A counter-protest to the #MeToo movement was met with backlash from Portland protesters in a demonstration that resembled the type over which the city’s mayor sought more power.

Left-leaning Portlanders came to protest a so-called #HimToo rally, which was billed as the antithesis of the #MeToo movement and was started by people who believe that men are victims of false accusations of sexual assault.

Saturday’s protest marked the first demonstration since Portland Mayor Ted Wheeler’s proposed protest ordinance failed in City Council. That ordinance would have given Wheeler discretion over when and where protests between groups with a history of violence could take place.

Portland police closed one block of Chapman Square Park in an effort to keep opposing protests apart.

Portland police closed one block of Chapman Square Park in an effort to keep opposing protests apart.

Bradley W. Parks/OPB

Absent the ordinance, officers closed Chapman Square Park as a method of crowd control to separate protesters and counter-protesters. Portland Police utilized city code to block an entire portion of the park, effectively dividing the two factions of protesters. Portland City Code 20.12.190(B) allows the mayor, director or an officer of the Police Bureau to close any park “whenever it is in the interest of public health or safety to do so.” Police announced several times that certain sidewalks surrounding the park were closed, and that protesters were not permitted to stand there.

Right-wing group Patriot Prayer obtained a permit for a rally at Terry Schrunk Plaza according to a spokesperson with the U.S. Department of Homeland Security. The plaza is located across from Chapman Square Park.

Opponents of the mayor’s proposed protest ordinance were critical of the sweeping powers it would give him. In casting his ‘no’ vote on the ordinance, Commissioner Nick Fish said he was not convinced the city had done everything it could “with the tools already at our disposal.”

At the tail end of the protest, Wheeler tweeted that the city closed a portion of the park using “an existing tool under City Code.”

“And we can use it here because of the location of the planned demonstrations,” he said.

The mayor then defended his failed ordinance, saying it would’ve expanded powers mirrored in city code to other areas of the city.

“The ordinance would have allowed for more tools for use outside of a park that don’t already exist in city code,” he tweeted.

Portland police officers direct protesters back to Chapman Square Park, Portland, Oregon, Saturday, Nov. 17, 2018.

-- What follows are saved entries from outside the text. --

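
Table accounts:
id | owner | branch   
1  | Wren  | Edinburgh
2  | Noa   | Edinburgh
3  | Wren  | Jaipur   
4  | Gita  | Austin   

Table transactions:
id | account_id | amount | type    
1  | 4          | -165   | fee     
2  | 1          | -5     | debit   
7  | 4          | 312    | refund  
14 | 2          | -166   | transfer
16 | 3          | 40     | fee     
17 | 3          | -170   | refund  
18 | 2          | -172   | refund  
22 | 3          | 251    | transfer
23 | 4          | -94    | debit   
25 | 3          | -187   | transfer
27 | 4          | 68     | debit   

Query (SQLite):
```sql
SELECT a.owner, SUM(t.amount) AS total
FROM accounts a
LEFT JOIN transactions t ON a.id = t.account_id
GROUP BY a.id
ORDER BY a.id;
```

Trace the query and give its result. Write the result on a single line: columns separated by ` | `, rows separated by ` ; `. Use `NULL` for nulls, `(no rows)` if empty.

LEFT JOIN keeps every accounts row; unmatched ones get NULL for transactions columns.
Group by accounts.id and compute SUM(t.amount). SUM over an all-NULL group is NULL.
  1: ids {2} → SUM(t.amount)=-5
  2: ids {14, 18} → SUM(t.amount)=-338
  3: ids {16, 17, 22, 25} → SUM(t.amount)=-66
  4: ids {1, 7, 23, 27} → SUM(t.amount)=121

Wren | -5 ; Noa | -338 ; Wren | -66 ; Gita | 121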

Portland police officers direct protesters back to Chapman Square Park, Portland, Oregon, Saturday, Nov. 17, 2018.

Bradley W. Parks/OPB

Though left-wing protesters were there to counter right-wing groups’ planned protest, tensions boiled mostly with police. A line of officers in riot gear attempted several times to move protesters off of the sidewalks on Southwest Madison between 2nd to 4th avenues and back into Chapman Square. Police faced retort from protesters who questioned their demands to get off a public sidewalk.

“This is my constitutional right to be here,” one protester yelled at an officer.

Just as it appeared right-wing protesters were preparing to leave, chaos ensued.

The Portland Police Bureau threatened citations, arrests and potential use of force after officers say they observed people with weapons. Shortly after, police say projectiles were thrown, ordering the crowd to disperse.

Local media outlets reported seeing Portland Police surround antifa protesters. Police also deployed flash bangs and smoke bombs.

The demonstration stemmed from the September confirmation hearings of now Supreme Court Justice Brett Kavanaugh. A woman named Christine Blasey Ford accused Kavanaugh of attempting to rape her while they were in high school in 1982. The organizer of the event, Haley Adams, has expressed white supremacist beliefs online.